Explaining the epilog of fnmatch.translate, \Z(?ms)

I was debugging a filtering directory walker (on which, more to follow) and I was trying to figure out the mysterious suffix that fnmatch.translate appends to its result, \Z(?ms).

fnmatch.translate takes a Unix-style glob, like *.py or test_*.py[cod], and translates it character-by-character into a regular expression. It then appends \Z(?ms). Hence the latter glob becomes r'test\_.*\.py[cod]\Z(?ms)', using Python’s raw string notation to avoid the backslash plague. Also, the ? wildcard character becomes the . regex special character, while the * wildcard becomes the .* greedy regex.

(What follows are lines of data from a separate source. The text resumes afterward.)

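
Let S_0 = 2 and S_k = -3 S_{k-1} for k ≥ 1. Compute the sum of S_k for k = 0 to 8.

9842

S_1 = -3*2 = -6
S_2 = -3*(-6) = 18
S_3 = -3*18 = -54
S_4 = -3*(-54) = 162
S_5 = -3*162 = -486
S_6 = -3*(-486) = 1458
S_7 = -3*1458 = -4374
S_8 = -3*(-4374) = 13122
Sum = 2 + (-6) + 18 + (-54) + 162 + (-486) + 1458 + (-4374) + 13122 = 9842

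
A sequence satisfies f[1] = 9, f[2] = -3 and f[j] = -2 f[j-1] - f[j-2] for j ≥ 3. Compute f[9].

f[3] = -2*(-3) - 9 = -3
f[4] = -2*(-3) - (-3) = 9
f[5] = -2*9 - (-3) = -15
f[6] = -2*(-15) - 9 = 21
f[7] = -2*21 - (-15) = -27
f[8] = -2*(-27) - 21 = 33
f[9] = -2*33 - (-27) = -39

-39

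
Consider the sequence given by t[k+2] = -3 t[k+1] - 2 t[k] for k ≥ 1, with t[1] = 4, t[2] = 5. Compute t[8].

1139

t[3] = -3*5 - 2*4 = -23
t[4] = -3*(-23) - 2*5 = 59
t[5] = -3*59 - 2*(-23) = -131
t[6] = -3*(-131) - 2*59 = 275
t[7] = -3*275 - 2*(-131) = -563
t[8] = -3*(-563) - 2*275 = 1139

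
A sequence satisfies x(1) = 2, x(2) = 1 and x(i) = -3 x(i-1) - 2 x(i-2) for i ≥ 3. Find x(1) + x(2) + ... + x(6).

63

x(3) = -3*1 - 2*2 = -7
x(4) = -3*(-7) - 2*1 = 19
x(5) = -3*19 - 2*(-7) = -43
x(6) = -3*(-43) - 2*19 = 91
Sum = 2 + 1 + (-7) + 19 + (-43) + 91 = 63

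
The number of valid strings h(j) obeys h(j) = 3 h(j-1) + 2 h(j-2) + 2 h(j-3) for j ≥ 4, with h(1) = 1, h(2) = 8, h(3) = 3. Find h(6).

h(4) = 3*3 + 2*8 + 2*1 = 27
h(5) = 3*27 + 2*3 + 2*8 = 103
h(6) = 3*103 + 2*27 + 2*3 = 369

369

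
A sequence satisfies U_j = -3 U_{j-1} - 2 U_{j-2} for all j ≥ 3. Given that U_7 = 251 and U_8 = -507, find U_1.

Rearranging, U_{j-2} = (U_j + 3 U_{j-1}) / -2.
U_6 = (-507 + 3·251) / -2 = 246/-2 = -123
U_5 = (251 + 3·(-123)) / -2 = -118/-2 = 59
U_4 = (-123 + 3·59) / -2 = 54/-2 = -27
U_3 = (59 + 3·(-27)) / -2 = -22/-2 = 11
U_2 = (-27 + 3·11) / -2 = 6/-2 = -3
U_1 = (11 + 3·(-3)) / -2 = 2/-2 = -1

-1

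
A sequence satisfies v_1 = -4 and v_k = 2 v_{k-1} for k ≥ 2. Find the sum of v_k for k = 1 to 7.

v_2 = 2·(-4) = -8
v_3 = 2·(-8) = -16
v_4 = 2·(-16) = -32
v_5 = 2·(-32) = -64
v_6 = 2·(-64) = -128
v_7 = 2·(-128) = -256
Sum = (-4) + (-8) + (-16) + (-32) + (-64) + (-128) + (-256) = -508

-508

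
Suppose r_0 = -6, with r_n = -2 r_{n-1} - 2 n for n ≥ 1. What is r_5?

174

r_1 = -2·(-6) - 2 = 10
r_2 = -2·10 - 4 = -24
r_3 = -2·(-24) - 6 = 42
r_4 = -2·42 - 8 = -92
r_5 = -2·(-92) - 10 = 174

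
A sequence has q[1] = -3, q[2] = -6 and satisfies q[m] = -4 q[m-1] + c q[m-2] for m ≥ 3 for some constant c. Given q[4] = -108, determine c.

-2

q[3] = 24 - 3c
q[4] = -96 + 6c
So -96 + 6c = -108, giving c = -2.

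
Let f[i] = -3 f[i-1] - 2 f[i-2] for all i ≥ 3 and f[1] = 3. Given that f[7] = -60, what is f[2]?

-2

Let f[2] = x.
f[3] = -6 - 3x
f[4] = 18 + 7x
f[5] = -42 - 15x
f[6] = 90 + 31x
f[7] = -186 - 63x
So -186 - 63x = -60, giving x = -2.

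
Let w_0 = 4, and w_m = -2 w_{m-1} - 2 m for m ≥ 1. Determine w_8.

1132

w_1 = -2*4 - 2 = -10
w_2 = -2*(-10) - 4 = 16
w_3 = -2*16 - 6 = -38
w_4 = -2*(-38) - 8 = 68
w_5 = -2*68 - 10 = -146
w_6 = -2*(-146) - 12 = 280
w_7 = -2*280 - 14 = -574
w_8 = -2*(-574) - 16 = 1132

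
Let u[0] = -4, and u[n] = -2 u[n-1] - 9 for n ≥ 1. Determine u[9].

u[1] = -2(-4) - 9 = -1
u[2] = -2(-1) - 9 = -7
u[3] = -2(-7) - 9 = 5
u[4] = -2(5) - 9 = -19
u[5] = -2(-19) - 9 = 29
u[6] = -2(29) - 9 = -67
u[7] = -2(-67) - 9 = 125
u[8] = -2(125) - 9 = -259
u[9] = -2(-259) - 9 = 509

509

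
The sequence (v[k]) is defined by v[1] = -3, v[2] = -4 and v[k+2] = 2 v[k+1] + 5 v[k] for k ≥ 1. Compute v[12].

v[3] = 2(-4) + 5(-3) = -23
v[4] = 2(-23) + 5(-4) = -66
v[5] = 2(-66) + 5(-23) = -247
v[6] = 2(-247) + 5(-66) = -824
v[7] = 2(-824) + 5(-247) = -2883
v[8] = 2(-2883) + 5(-824) = -9886
v[9] = 2(-9886) + 5(-2883) = -34187
v[10] = 2(-34187) + 5(-9886) = -117804
v[11] = 2(-117804) + 5(-34187) = -406543
v[12] = 2(-406543) + 5(-117804) = -1402106

-1402106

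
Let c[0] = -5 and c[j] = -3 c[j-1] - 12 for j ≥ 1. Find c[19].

The fixed point is -12/(1 + 3) = -3, so c[j] + 3 = -3(c[j-1] + 3).
Hence c[j] = -2·(-3)^j - 3.
c[19] = -2·(-3)^{19} - 3 = -2·-1162261467 - 3 = 2324522931.

2324522931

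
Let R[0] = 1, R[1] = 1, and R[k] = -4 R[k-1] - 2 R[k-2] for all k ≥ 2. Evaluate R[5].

R[2] = -4(1) - 2(1) = -6
R[3] = -4(-6) - 2(1) = 22
R[4] = -4(22) - 2(-6) = -76
R[5] = -4(-76) - 2(22) = 260

260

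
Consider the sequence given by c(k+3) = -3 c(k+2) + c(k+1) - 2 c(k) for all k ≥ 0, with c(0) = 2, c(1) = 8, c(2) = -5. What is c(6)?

c(3) = -3*(-5) + 8 - 2*2 = 19
c(4) = -3*19 + (-5) - 2*8 = -78
c(5) = -3*(-78) + 19 - 2*(-5) = 263
c(6) = -3*263 + (-78) - 2*19 = -905

-905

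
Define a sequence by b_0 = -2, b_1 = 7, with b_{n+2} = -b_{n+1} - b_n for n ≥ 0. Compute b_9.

-2

b_2 = -7 - (-2) = -5
b_3 = -(-5) - 7 = -2
b_4 = -(-2) - (-5) = 7
b_5 = -7 - (-2) = -5
b_6 = -(-5) - 7 = -2
b_7 = -(-2) - (-5) = 7
b_8 = -7 - (-2) = -5
b_9 = -(-5) - 7 = -2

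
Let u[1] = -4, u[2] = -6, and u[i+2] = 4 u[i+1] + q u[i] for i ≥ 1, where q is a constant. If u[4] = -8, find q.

-4

u[3] = -24 - 4q
u[4] = -96 - 22q
So -96 - 22q = -8, giving q = -4.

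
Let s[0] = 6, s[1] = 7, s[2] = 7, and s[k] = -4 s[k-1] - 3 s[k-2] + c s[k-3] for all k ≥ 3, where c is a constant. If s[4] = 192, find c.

-1

s[3] = -49 + 6c
s[4] = 175 - 17c
So 175 - 17c = 192, giving c = -1.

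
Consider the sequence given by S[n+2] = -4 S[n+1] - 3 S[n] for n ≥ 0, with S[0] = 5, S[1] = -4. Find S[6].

-359

S[2] = -4*(-4) - 3*5 = 1
S[3] = -4*1 - 3*(-4) = 8
S[4] = -4*8 - 3*1 = -35
S[5] = -4*(-35) - 3*8 = 116
S[6] = -4*116 - 3*(-35) = -359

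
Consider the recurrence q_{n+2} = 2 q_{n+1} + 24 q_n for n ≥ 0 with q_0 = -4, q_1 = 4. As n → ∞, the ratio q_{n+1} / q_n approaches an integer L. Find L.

The characteristic equation is r^2 - 2r - 24 = 0, which factors as (r - 6)(r + 4) = 0.
So the roots are 6 and -4. Since |6| > |-4| and the coefficient of 6^n is non-zero, the ratio tends to 6.

6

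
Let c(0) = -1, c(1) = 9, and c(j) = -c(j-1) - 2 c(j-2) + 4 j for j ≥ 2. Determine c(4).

c(2) = -9 - 2*(-1) + 8 = 1
c(3) = -1 - 2*9 + 12 = -7
c(4) = -(-7) - 2*1 + 16 = 21

21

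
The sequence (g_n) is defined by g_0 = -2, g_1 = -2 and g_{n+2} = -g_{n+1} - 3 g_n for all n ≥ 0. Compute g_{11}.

g_2 = -(-2) - 3(-2) = 8
g_3 = -8 - 3(-2) = -2
g_4 = -(-2) - 3(8) = -22
g_5 = -(-22) - 3(-2) = 28
g_6 = -28 - 3(-22) = 38
g_7 = -38 - 3(28) = -122
g_8 = -(-122) - 3(38) = 8
g_9 = -8 - 3(-122) = 358
g_{10} = -358 - 3(8) = -382
g_{11} = -(-382) - 3(358) = -692

-692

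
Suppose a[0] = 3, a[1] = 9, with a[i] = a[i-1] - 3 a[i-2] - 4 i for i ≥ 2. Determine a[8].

a[2] = 9 - 3(3) - 8 = -8
a[3] = (-8) - 3(9) - 12 = -47
a[4] = (-47) - 3(-8) - 16 = -39
a[5] = (-39) - 3(-47) - 20 = 82
a[6] = 82 - 3(-39) - 24 = 175
a[7] = 175 - 3(82) - 28 = -99
a[8] = (-99) - 3(175) - 32 = -656

-656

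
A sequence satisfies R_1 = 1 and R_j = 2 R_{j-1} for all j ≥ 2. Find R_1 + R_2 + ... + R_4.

15

R_2 = 2·1 = 2
R_3 = 2·2 = 4
R_4 = 2·4 = 8
Sum = 1 + 2 + 4 + 8 = 15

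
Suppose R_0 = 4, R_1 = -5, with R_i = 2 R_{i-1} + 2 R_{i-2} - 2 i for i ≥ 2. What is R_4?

R_2 = 2(-5) + 2(4) - 4 = -6
R_3 = 2(-6) + 2(-5) - 6 = -28
R_4 = 2(-28) + 2(-6) - 8 = -76

-76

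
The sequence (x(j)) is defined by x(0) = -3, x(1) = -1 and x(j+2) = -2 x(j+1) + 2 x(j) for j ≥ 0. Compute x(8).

-1072

x(2) = -2·(-1) + 2·(-3) = -4
x(3) = -2·(-4) + 2·(-1) = 6
x(4) = -2·6 + 2·(-4) = -20
x(5) = -2·(-20) + 2·6 = 52
x(6) = -2·52 + 2·(-20) = -144
x(7) = -2·(-144) + 2·52 = 392
x(8) = -2·392 + 2·(-144) = -1072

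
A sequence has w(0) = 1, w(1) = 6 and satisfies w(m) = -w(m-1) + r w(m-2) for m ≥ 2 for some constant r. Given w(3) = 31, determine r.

w(2) = -6 + r
w(3) = 6 + 5r
So 6 + 5r = 31, giving r = 5.

5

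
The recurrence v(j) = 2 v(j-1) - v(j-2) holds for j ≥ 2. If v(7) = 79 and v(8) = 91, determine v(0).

-5

Rearranging, v(j-2) = -(v(j) - 2 v(j-1)).
v(6) = -(91 - 2·79) = 67
v(5) = -(79 - 2·67) = 55
v(4) = -(67 - 2·55) = 43
v(3) = -(55 - 2·43) = 31
v(2) = -(43 - 2·31) = 19
v(1) = -(31 - 2·19) = 7
v(0) = -(19 - 2·7) = -5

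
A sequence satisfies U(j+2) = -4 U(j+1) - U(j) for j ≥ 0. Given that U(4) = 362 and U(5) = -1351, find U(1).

Rearranging, U(j-2) = -(U(j) + 4 U(j-1)).
U(3) = -(-1351 + 4·362) = -97
U(2) = -(362 + 4·(-97)) = 26
U(1) = -(-97 + 4·26) = -7

-7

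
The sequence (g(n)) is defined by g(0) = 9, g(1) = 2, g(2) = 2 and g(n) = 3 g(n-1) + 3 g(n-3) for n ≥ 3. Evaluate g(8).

g(3) = 3·2 + 3·9 = 33
g(4) = 3·33 + 3·2 = 105
g(5) = 3·105 + 3·2 = 321
g(6) = 3·321 + 3·33 = 1062
g(7) = 3·1062 + 3·105 = 3501
g(8) = 3·3501 + 3·321 = 11466

11466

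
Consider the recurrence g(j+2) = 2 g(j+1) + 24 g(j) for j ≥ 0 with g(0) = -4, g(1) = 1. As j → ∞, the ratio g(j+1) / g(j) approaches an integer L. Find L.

The characteristic equation is r^2 - 2r - 24 = 0, which factors as (r - 6)(r + 4) = 0.
So the roots are 6 and -4. Since |6| > |-4| and the coefficient of 6^j is non-zero, the ratio tends to 6.

6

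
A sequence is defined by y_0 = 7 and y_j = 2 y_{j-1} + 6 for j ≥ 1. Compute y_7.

1658

y_1 = 2(7) + 6 = 20
y_2 = 2(20) + 6 = 46
y_3 = 2(46) + 6 = 98
y_4 = 2(98) + 6 = 202
y_5 = 2(202) + 6 = 410
y_6 = 2(410) + 6 = 826
y_7 = 2(826) + 6 = 1658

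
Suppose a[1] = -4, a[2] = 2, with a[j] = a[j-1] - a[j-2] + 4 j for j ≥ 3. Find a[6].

a[3] = 2 - (-4) + 12 = 18
a[4] = 18 - 2 + 16 = 32
a[5] = 32 - 18 + 20 = 34
a[6] = 34 - 32 + 24 = 26

26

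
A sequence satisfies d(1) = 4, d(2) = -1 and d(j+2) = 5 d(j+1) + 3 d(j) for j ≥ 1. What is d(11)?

d(3) = 5(-1) + 3(4) = 7
d(4) = 5(7) + 3(-1) = 32
d(5) = 5(32) + 3(7) = 181
d(6) = 5(181) + 3(32) = 1001
d(7) = 5(1001) + 3(181) = 5548
d(8) = 5(5548) + 3(1001) = 30743
d(9) = 5(30743) + 3(5548) = 170359
d(10) = 5(170359) + 3(30743) = 944024
d(11) = 5(944024) + 3(170359) = 5231197

5231197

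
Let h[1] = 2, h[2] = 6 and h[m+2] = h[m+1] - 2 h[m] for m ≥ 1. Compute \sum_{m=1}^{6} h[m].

-8

h[3] = 6 - 2·2 = 2
h[4] = 2 - 2·6 = -10
h[5] = (-10) - 2·2 = -14
h[6] = (-14) - 2·(-10) = 6
Sum = 2 + 6 + 2 + (-10) + (-14) + 6 = -8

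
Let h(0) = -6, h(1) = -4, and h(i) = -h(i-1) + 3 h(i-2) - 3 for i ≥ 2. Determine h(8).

-1097

h(2) = -(-4) + 3*(-6) - 3 = -17
h(3) = -(-17) + 3*(-4) - 3 = 2
h(4) = -2 + 3*(-17) - 3 = -56
h(5) = -(-56) + 3*2 - 3 = 59
h(6) = -59 + 3*(-56) - 3 = -230
h(7) = -(-230) + 3*59 - 3 = 404
h(8) = -404 + 3*(-230) - 3 = -1097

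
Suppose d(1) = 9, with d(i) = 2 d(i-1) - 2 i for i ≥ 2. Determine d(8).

d(2) = 2*9 - 4 = 14
d(3) = 2*14 - 6 = 22
d(4) = 2*22 - 8 = 36
d(5) = 2*36 - 10 = 62
d(6) = 2*62 - 12 = 112
d(7) = 2*112 - 14 = 210
d(8) = 2*210 - 16 = 404

404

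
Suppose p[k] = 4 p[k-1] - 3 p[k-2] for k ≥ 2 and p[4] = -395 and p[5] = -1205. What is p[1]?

-5

Rearranging, p[k-2] = (p[k] - 4 p[k-1]) / -3.
p[3] = (-1205 - 4(-395)) / -3 = 375/-3 = -125
p[2] = (-395 - 4(-125)) / -3 = 105/-3 = -35
p[1] = (-125 - 4(-35)) / -3 = 15/-3 = -5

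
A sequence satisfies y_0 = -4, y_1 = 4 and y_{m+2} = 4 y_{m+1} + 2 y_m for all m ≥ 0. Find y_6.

3488

y_2 = 4(4) + 2(-4) = 8
y_3 = 4(8) + 2(4) = 40
y_4 = 4(40) + 2(8) = 176
y_5 = 4(176) + 2(40) = 784
y_6 = 4(784) + 2(176) = 3488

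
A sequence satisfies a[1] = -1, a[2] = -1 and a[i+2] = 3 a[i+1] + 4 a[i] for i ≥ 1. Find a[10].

a[3] = 3*(-1) + 4*(-1) = -7
a[4] = 3*(-7) + 4*(-1) = -25
a[5] = 3*(-25) + 4*(-7) = -103
a[6] = 3*(-103) + 4*(-25) = -409
a[7] = 3*(-409) + 4*(-103) = -1639
a[8] = 3*(-1639) + 4*(-409) = -6553
a[9] = 3*(-6553) + 4*(-1639) = -26215
a[10] = 3*(-26215) + 4*(-6553) = -104857

-104857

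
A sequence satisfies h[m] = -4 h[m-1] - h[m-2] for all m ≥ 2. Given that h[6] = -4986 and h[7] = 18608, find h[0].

Rearranging, h[m-2] = -(h[m] + 4 h[m-1]).
h[5] = -(18608 + 4(-4986)) = 1336
h[4] = -(-4986 + 4(1336)) = -358
h[3] = -(1336 + 4(-358)) = 96
h[2] = -(-358 + 4(96)) = -26
h[1] = -(96 + 4(-26)) = 8
h[0] = -(-26 + 4(8)) = -6

-6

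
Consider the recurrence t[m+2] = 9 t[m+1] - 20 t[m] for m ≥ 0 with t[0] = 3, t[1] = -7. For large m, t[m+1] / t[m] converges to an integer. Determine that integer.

The characteristic equation is r^2 - 9r + 20 = 0, which factors as (r - 5)(r - 4) = 0.
So the roots are 5 and 4. Since |5| > |4| and the coefficient of 5^m is non-zero, the ratio tends to 5.

5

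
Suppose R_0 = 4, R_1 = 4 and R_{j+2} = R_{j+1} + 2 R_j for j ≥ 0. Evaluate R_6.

R_2 = 4 + 2·4 = 12
R_3 = 12 + 2·4 = 20
R_4 = 20 + 2·12 = 44
R_5 = 44 + 2·20 = 84
R_6 = 84 + 2·44 = 172

172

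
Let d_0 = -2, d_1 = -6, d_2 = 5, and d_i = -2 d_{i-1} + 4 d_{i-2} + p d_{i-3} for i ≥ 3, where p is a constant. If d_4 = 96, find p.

d_3 = -34 - 2p
d_4 = 88 - 2p
So 88 - 2p = 96, giving p = -4.

-4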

A StackOverflow answer partially explains, which set me on the right track. (?ms) is equivalent to compiling the regex with re.MULTILINE | re.DOTALL. The re.DOTALL modifier makes the . special character match any character, including newline; normally, . excludes newlines. The re.MULTILINE modifier makes ^ and $ operate on newline boundaries within the search string; otherwise, they anchor to the beginning and end of the string. \A always matches the beginning of the string; \Z always matches the end of the string.

Another way of saying this:

# No multiline, so ^ and $ anchor beginning and end of string
>>> re.search(r'^\.git$(?s)', '.git')
<_sre.SRE_Match object at 0x10e73a850>

>>> re.search(r'^\.git$(?s)', 'bar\n.git\nfoo')
# Nope

# Multiline => ^ matches after \n and $ before \n
>>> re.search(r'^\.git$(?ms)', 'bar\n.git\nfoo')
<_sre.SRE_Match object at 0x10e73a988>

# \A and \Z always anchor beginning and end of string
>>> re.search(r'\A\.git\Z(?ms)', '.git')
<_sre.SRE_Match object at 0x10e73a850>

>>> re.search(r'\A\.git\Z(?ms)', 'foo\n.git')
# Nope

So, \Z(?ms) at the end of the pattern means:

\Z: the pattern must match all the way to the end of the search string;
(?m): the search string may contain newlines;
(?s): the ? and * wildcards may match newlines in the search string.